En juin 2013, le lanceur d’alerte Edward Snowden a révélé que l’Agence nationale de sécurité (NSA) des États-Unis était autorisée à surveiller l’utilisation des réseaux téléphoniques et d’Internet dans 193 pays du monde. À la faveur d’un aperçu des capacités de surveillance de cette agence, il a été révélé qu’elle recueillait 5 milliards de localisations de téléphones portables par jour et 42 milliards d’enregistrements sur Internet – courriers électroniques et historiques de navigation – par mois.

L’opposition à la surveillance de masse par les États-Unis est la plus forte au Brésil et en Allemagne

L’opposition la plus farouche à l’interception, la conservation et l’analyse par les États-Unis d’informations sur l’utilisation d’Internet a été observée au Brésil (80 % contre) et en Allemagne (81 %).

Les révélations d’Edward Snowden ont suscité un tollé dans les deux pays après qu’il a été signalé que même les communications téléphoniques de Dilma Rousseff, la présidente brésilienne, et d’Angela Merkel, la chancelière allemande, avaient été surveillées par les États-Unis.

Même en France, le pays où l’opposition est la moins forte, la majorité des sondés (56 %) sont quand même contre la surveillance exercée par les États-Unis. Le sondage a été effectué après l’attentat à Charlie Hebdo.

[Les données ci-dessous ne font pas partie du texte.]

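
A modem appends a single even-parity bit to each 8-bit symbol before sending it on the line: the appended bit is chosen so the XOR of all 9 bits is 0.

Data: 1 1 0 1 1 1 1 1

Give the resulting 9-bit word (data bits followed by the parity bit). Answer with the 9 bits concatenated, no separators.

XOR of the 8 data bits: 1⊕1⊕0⊕1⊕1⊕1⊕1⊕1 = 1
Parity bit = 1 (so all 9 bits XOR to 0).

110111111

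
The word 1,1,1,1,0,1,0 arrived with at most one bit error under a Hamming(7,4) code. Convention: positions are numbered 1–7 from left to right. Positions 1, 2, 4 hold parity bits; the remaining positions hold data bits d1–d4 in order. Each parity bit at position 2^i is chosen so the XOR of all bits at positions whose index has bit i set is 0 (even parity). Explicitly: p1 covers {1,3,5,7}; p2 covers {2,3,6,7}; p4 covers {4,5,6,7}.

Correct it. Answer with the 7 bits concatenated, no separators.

s1 (pos 1,3,5,7): 1⊕1⊕0⊕0 = 0
s2 (pos 2,3,6,7): 1⊕1⊕1⊕0 = 1
s4 (pos 4,5,6,7): 1⊕0⊕1⊕0 = 0
Syndrome s4…s1 = 010 → error at position 2.
Flip position 2: 1111010 → 1011010

1011010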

Des alliés cruciaux des États-Unis sont également opposés à cette surveillance

Les États-Unis partagent les fruits de leur programme de surveillance de masse avec l’Australie, le Canada, la Nouvelle-Zélande et le Royaume-Uni au sein de l’alliance dite des « Cinq yeux ». Même dans ces pays, les personnes s’opposant à la surveillance américaine (70 %) sont plus de trois fois plus nombreuses que celles qui la soutiennent (17 %).

« Le message est clair : même les citoyens des pays les plus étroitement liés aux États-Unis ne veulent pas que des informations sur leur utilisation d’Internet soient enregistrées par les gouvernements. Le Royaume-Uni et les autres membres des Cinq yeux doivent expliquer de manière transparente à leurs citoyens comment ils partagent le butin de la surveillance – nos données personnelles », a déclaré Salil Shetty.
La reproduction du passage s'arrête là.